Are we hungry or thirsty?
For now, curiosity is at a high, while need or food, drink, and sleep are low.
Can we read and/or understand English/Common?
Humans make much noise, all day, every day. You have learned to recognize moods, threats, and the silly lures that children offer for you to wander foolishly into their sticky little forepaws. You have learned the
name your particular human has given you, and
the name (s)he is often called by others. You also know
how long you have dwelt with this human, and how strongly you are attached to this one.Look around at the room we are in.
You strut confidently out into the room, and peer about. the fireplace is a dim, hot spot several feet from the comfy chair. Another such chair sits across from this one. It has less interesting smells, and the strange flat fur the humans have covered it in is itchy, so you tend not to sleep in that one. Much. There is a door opposite the firepit, which leads to the place of food. Another door behind the itchy chair leads to a room with tall dead trees filled with blocks of leaves all stuck together. The human often looks at one of these block for hours, picking at the leaves or even smearing some sticky black substance on one. There are several of these leaf blocks on a small dead tree next to the comfy chair.

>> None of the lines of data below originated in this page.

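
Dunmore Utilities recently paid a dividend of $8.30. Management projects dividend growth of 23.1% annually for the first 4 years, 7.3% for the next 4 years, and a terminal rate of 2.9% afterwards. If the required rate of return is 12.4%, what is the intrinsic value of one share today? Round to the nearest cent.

Three-stage DDM. Project D₁…D_8; terminal Gordon value at t=8 with g = 0.029; discount at r = 0.124.
D_1 = 10.2173
D_2 = 12.5775
D_3 = 15.4829
D_4 = 19.0594
D_5 = 20.4508
D_6 = 21.9437
D_7 = 23.5456
D_8 = 25.2644
TV_8 = 25.9971/(0.124−0.029) = 273.6535
P₀ = Σ Dₜ/(1+r)ᵗ + TV_8/(1+r)^8 = 191.8929

$191.89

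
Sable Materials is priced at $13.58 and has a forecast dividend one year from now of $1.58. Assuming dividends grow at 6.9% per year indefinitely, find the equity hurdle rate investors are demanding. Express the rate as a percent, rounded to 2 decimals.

18.53%

Rearranging the constant-growth DDM: r = D₁/P₀ + g.
r = 1.5800 / 13.58 + 0.069 = 0.11635 + 0.069 = 0.18535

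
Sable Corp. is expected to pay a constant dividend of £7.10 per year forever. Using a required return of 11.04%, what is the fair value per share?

£64.31

Zero-growth DDM (perpetuity): P₀ = D/r = 7.10 / 0.1104 = 64.3116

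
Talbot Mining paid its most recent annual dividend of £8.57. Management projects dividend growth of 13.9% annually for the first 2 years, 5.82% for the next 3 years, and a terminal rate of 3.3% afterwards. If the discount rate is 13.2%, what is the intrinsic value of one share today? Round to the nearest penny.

£114.03

Three-stage DDM. Project D₁…D_5; terminal Gordon value at t=5 with g = 0.033; discount at r = 0.132.
D_1 = 9.7612
D_2 = 11.1180
D_3 = 11.7651
D_4 = 12.4498
D_5 = 13.1744
TV_5 = 13.6092/(0.132−0.033) = 137.4664
P₀ = Σ Dₜ/(1+r)ᵗ + TV_5/(1+r)^5 = 114.0340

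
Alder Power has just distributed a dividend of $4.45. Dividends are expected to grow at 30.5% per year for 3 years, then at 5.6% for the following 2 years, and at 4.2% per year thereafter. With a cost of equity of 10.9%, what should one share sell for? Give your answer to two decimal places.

$134.38

Three-stage DDM. Project D₁…D_5; terminal Gordon value at t=5 with g = 0.042; discount at r = 0.109.
D_1 = 5.8072
D_2 = 7.5785
D_3 = 9.8899
D_4 = 10.4437
D_5 = 11.0286
TV_5 = 11.4918/(0.109−0.042) = 171.5190
P₀ = Σ Dₜ/(1+r)ᵗ + TV_5/(1+r)^5 = 134.3763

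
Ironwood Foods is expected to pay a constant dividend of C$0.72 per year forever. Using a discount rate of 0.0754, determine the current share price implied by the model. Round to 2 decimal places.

C$9.55

Zero-growth DDM (perpetuity): P₀ = D/r = 0.72 / 0.0754 = 9.5491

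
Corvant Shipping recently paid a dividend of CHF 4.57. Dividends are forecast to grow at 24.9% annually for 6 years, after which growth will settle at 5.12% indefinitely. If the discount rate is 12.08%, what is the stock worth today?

Two-stage DDM. Project D₁…D_6 at 0.249, terminal growth 0.0512, discount at r = 0.1208.
D_1 = 5.7079
D_2 = 7.1292
D_3 = 8.9044
D_4 = 11.1216
D_5 = 13.8908
D_6 = 17.3497
Terminal value at t=6: TV = D_7/(r−g) = 18.2380/(0.1208−0.0512) = 262.0396
P₀ = 5.7079/(1+0.1208)^1 + 7.1292/(1+0.1208)^2 + 8.9044/(1+0.1208)^3 + 11.1216/(1+0.1208)^4 + 13.8908/(1+0.1208)^5 + 17.3497/(1+0.1208)^6 + 262.0396/(1+0.1208)^6 = 172.9363

CHF 172.94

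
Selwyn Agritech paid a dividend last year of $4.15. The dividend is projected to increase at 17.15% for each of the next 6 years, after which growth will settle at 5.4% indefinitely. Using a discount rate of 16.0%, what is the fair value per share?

Two-stage DDM. Project D₁…D_6 at 0.1715, terminal growth 0.054, discount at r = 0.16.
D_1 = 4.8617
D_2 = 5.6955
D_3 = 6.6723
D_4 = 7.8166
D_5 = 9.1571
D_6 = 10.7276
Terminal value at t=6: TV = D_7/(r−g) = 11.3069/(0.16−0.054) = 106.6686
P₀ = 4.8617/(1+0.16)^1 + 5.6955/(1+0.16)^2 + 6.6723/(1+0.16)^3 + 7.8166/(1+0.16)^4 + 9.1571/(1+0.16)^5 + 10.7276/(1+0.16)^6 + 106.6686/(1+0.16)^6 = 69.5597

$69.56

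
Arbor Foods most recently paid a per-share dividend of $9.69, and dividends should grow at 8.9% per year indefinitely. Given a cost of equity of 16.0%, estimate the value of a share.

$148.63

Gordon growth model: P₀ = D₁/(r − g). D₁ = 9.69 × (1 + 0.089) = 10.5524.
P₀ = 10.5524 / (0.16 − 0.089) = 10.5524 / 0.071 = 148.6255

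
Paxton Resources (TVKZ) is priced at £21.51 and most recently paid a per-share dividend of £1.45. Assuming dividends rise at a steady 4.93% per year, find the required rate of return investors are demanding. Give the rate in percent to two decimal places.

Rearranging the constant-growth DDM: r = D₁/P₀ + g.
D₁ = 1.45 × (1 + 0.0493) = 1.5215.
r = 1.5215 / 21.51 + 0.0493 = 0.07073 + 0.0493 = 0.12003

12.00%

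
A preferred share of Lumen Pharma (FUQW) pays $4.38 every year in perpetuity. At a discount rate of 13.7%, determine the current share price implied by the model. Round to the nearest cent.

Zero-growth DDM (perpetuity): P₀ = D/r = 4.38 / 0.137 = 31.9708

$31.97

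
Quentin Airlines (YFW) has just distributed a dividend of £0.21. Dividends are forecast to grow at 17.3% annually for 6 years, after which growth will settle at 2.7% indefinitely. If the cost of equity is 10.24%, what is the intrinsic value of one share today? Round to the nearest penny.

£5.73

Two-stage DDM. Project D₁…D_6 at 0.173, terminal growth 0.027, discount at r = 0.1024.
D_1 = 0.2463
D_2 = 0.2889
D_3 = 0.3389
D_4 = 0.3976
D_5 = 0.4663
D_6 = 0.5470
Terminal value at t=6: TV = D_7/(r−g) = 0.5618/(0.1024−0.027) = 7.4509
P₀ = 0.2463/(1+0.1024)^1 + 0.2889/(1+0.1024)^2 + 0.3389/(1+0.1024)^3 + 0.3976/(1+0.1024)^4 + 0.4663/(1+0.1024)^5 + 0.5470/(1+0.1024)^6 + 7.4509/(1+0.1024)^6 = 5.7258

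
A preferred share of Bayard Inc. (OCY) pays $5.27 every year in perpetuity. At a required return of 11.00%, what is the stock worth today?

$47.91

Zero-growth DDM (perpetuity): P₀ = D/r = 5.27 / 0.11 = 47.9091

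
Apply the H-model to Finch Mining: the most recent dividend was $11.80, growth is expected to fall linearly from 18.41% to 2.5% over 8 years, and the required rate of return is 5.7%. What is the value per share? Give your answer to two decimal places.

H-model: P₀ = D₀[(1+g_L) + H(g_S−g_L)]/(r−g_L), with H = 8/2 = 4.
P₀ = 11.80 × [(1+0.025) + 4×(0.1841−0.025)] / (0.057−0.025)
   = 11.80 × 1.6614 / 0.032 = 612.6413

$612.64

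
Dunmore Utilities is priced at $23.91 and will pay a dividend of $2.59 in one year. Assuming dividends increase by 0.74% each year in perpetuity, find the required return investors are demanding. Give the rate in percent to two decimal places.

11.57%

Rearranging the constant-growth DDM: r = D₁/P₀ + g.
r = 2.5900 / 23.91 + 0.0074 = 0.10832 + 0.0074 = 0.11572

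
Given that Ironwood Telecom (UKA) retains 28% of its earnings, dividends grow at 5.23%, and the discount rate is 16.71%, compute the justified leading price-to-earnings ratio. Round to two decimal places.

Payout ratio b = 1 − 0.28 = 0.72.
Justified leading P/E = b/(r−g) = 0.72/(0.1671−0.0523) = 6.2718

6.27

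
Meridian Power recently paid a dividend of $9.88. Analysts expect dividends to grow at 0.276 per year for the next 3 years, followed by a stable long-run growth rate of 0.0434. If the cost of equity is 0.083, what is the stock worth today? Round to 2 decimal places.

$467.29

Two-stage DDM. Project D₁…D_3 at 0.276, terminal growth 0.0434, discount at r = 0.083.
D_1 = 12.6069
D_2 = 16.0864
D_3 = 20.5262
Terminal value at t=3: TV = D_4/(r−g) = 21.4171/(0.083−0.0434) = 540.8348
P₀ = 12.6069/(1+0.083)^1 + 16.0864/(1+0.083)^2 + 20.5262/(1+0.083)^3 + 540.8348/(1+0.083)^3 = 467.2893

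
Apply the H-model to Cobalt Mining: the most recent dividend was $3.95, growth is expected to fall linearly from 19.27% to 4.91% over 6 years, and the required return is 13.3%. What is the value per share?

H-model: P₀ = D₀[(1+g_L) + H(g_S−g_L)]/(r−g_L), with H = 6/2 = 3.
P₀ = 3.95 × [(1+0.0491) + 3×(0.1927−0.0491)] / (0.133−0.0491)
   = 3.95 × 1.4799 / 0.0839 = 69.6735

$69.67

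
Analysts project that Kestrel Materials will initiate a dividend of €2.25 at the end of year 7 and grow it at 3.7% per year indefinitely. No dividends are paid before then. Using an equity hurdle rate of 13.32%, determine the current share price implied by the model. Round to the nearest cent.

€11.05

Deferred-dividend DDM. At t=6 the remaining stream is a growing perpetuity with first payment D_7 = 2.25.
V_6 = D_7/(r−g) = 2.25/(0.1332−0.037) = 23.3888
P₀ = V_6/(1+r)^6 = 23.3888/(1+0.1332)^6 = 11.0451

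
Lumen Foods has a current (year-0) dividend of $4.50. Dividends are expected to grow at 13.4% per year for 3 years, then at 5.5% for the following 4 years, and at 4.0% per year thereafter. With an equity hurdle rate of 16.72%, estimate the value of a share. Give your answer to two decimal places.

$48.17

Three-stage DDM. Project D₁…D_7; terminal Gordon value at t=7 with g = 0.04; discount at r = 0.1672.
D_1 = 5.1030
D_2 = 5.7868
D_3 = 6.5622
D_4 = 6.9232
D_5 = 7.3039
D_6 = 7.7056
D_7 = 8.1295
TV_7 = 8.4546/(0.1672−0.04) = 66.4673
P₀ = Σ Dₜ/(1+r)ᵗ + TV_7/(1+r)^7 = 48.1713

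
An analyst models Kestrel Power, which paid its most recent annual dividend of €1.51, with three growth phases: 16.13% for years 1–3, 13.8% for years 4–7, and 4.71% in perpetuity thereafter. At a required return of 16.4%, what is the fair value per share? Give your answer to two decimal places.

€22.45

Three-stage DDM. Project D₁…D_7; terminal Gordon value at t=7 with g = 0.0471; discount at r = 0.164.
D_1 = 1.7536
D_2 = 2.0364
D_3 = 2.3649
D_4 = 2.6912
D_5 = 3.0626
D_6 = 3.4853
D_7 = 3.9662
TV_7 = 4.1531/(0.164−0.0471) = 35.5265
P₀ = Σ Dₜ/(1+r)ᵗ + TV_7/(1+r)^7 = 22.4506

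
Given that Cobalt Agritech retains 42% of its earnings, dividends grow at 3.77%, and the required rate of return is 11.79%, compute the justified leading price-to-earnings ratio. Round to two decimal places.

Payout ratio b = 1 − 0.42 = 0.58.
Justified leading P/E = b/(r−g) = 0.58/(0.1179−0.0377) = 7.2319

7.23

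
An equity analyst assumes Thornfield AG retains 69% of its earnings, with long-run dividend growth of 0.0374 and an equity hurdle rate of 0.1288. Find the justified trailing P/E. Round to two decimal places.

3.52

Payout ratio b = 1 − 0.69 = 0.31.
Justified trailing P/E = b(1+g)/(r−g) = 0.31×(1+0.0374)/(0.1288−0.0374) = 3.5185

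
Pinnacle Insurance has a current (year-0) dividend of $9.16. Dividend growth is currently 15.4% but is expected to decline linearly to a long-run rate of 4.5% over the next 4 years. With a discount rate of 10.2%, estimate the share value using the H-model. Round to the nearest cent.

H-model: P₀ = D₀[(1+g_L) + H(g_S−g_L)]/(r−g_L), with H = 4/2 = 2.
P₀ = 9.16 × [(1+0.045) + 2×(0.154−0.045)] / (0.102−0.045)
   = 9.16 × 1.2630 / 0.057 = 202.9663

$202.97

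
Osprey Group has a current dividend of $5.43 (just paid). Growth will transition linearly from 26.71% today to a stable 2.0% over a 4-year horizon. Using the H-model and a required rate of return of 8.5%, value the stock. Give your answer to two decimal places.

H-model: P₀ = D₀[(1+g_L) + H(g_S−g_L)]/(r−g_L), with H = 4/2 = 2.
P₀ = 5.43 × [(1+0.02) + 2×(0.2671−0.02)] / (0.085−0.02)
   = 5.43 × 1.5142 / 0.065 = 126.4939

$126.49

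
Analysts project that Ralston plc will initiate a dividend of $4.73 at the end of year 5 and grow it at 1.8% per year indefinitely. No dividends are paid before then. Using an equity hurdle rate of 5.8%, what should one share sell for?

Deferred-dividend DDM. At t=4 the remaining stream is a growing perpetuity with first payment D_5 = 4.73.
V_4 = D_5/(r−g) = 4.73/(0.058−0.018) = 118.2500
P₀ = V_4/(1+r)^4 = 118.2500/(1+0.058)^4 = 94.3753

$94.38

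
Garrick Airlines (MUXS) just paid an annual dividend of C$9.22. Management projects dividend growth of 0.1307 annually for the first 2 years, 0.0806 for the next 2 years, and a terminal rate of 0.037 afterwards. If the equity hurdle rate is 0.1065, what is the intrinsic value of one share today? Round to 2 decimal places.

Three-stage DDM. Project D₁…D_4; terminal Gordon value at t=4 with g = 0.037; discount at r = 0.1065.
D_1 = 10.4251
D_2 = 11.7876
D_3 = 12.7377
D_4 = 13.7643
TV_4 = 14.2736/(0.1065−0.037) = 205.3759
P₀ = Σ Dₜ/(1+r)ᵗ + TV_4/(1+r)^4 = 174.6413

C$174.64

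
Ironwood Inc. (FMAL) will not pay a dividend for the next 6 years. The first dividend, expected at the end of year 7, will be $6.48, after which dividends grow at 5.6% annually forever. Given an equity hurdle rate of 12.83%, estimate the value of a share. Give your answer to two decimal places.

Deferred-dividend DDM. At t=6 the remaining stream is a growing perpetuity with first payment D_7 = 6.48.
V_6 = D_7/(r−g) = 6.48/(0.1283−0.056) = 89.6266
P₀ = V_6/(1+r)^6 = 89.6266/(1+0.1283)^6 = 43.4399

$43.44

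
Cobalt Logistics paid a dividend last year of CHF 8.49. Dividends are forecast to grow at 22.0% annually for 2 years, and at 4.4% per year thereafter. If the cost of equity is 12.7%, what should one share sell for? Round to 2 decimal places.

Two-stage DDM. Project D₁…D_2 at 0.22, terminal growth 0.044, discount at r = 0.127.
D_1 = 10.3578
D_2 = 12.6365
Terminal value at t=2: TV = D_3/(r−g) = 13.1925/(0.127−0.044) = 158.9461
P₀ = 10.3578/(1+0.127)^1 + 12.6365/(1+0.127)^2 + 158.9461/(1+0.127)^2 = 144.2813

CHF 144.28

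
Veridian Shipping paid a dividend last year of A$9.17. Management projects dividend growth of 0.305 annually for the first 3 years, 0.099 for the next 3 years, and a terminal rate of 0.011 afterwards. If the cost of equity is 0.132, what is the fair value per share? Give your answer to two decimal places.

Three-stage DDM. Project D₁…D_6; terminal Gordon value at t=6 with g = 0.011; discount at r = 0.132.
D_1 = 11.9668
D_2 = 15.6167
D_3 = 20.3798
D_4 = 22.3974
D_5 = 24.6148
D_6 = 27.0517
TV_6 = 27.3492/(0.132−0.011) = 226.0267
P₀ = Σ Dₜ/(1+r)ᵗ + TV_6/(1+r)^6 = 183.9655

A$183.97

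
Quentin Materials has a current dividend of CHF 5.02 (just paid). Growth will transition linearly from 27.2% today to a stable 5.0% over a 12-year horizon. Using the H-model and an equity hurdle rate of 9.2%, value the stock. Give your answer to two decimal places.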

Go outside. Survey the city.
you leap up onto the windowsill in the wall behind the comfy chair. The window is slightly open, but you cannot fit through. Just as well: the damp smell of rain wafts in though the window, and the sounds of dripping are everywhere. You look out on a small grassy area with several low bushes between several other of the large blocky caves the humans favor.
A familiar stone path full of garbage, dogs, fellow cats, rats, gnomes, the occasional pixie, and even a garbage troll runs along the far end of the little nature zone.
You know the larger stone path behind the house is, in the daytime, full of humans, the rock smelling short humans (short for humans. still very large to you), the tree smelling skinny humans, and the little fat humans that smell of food and burning weeds. And also horses, pulling smaller caves or dead trees containing who knows what, back and forth, endlessly. That path is safer at night, but not by much.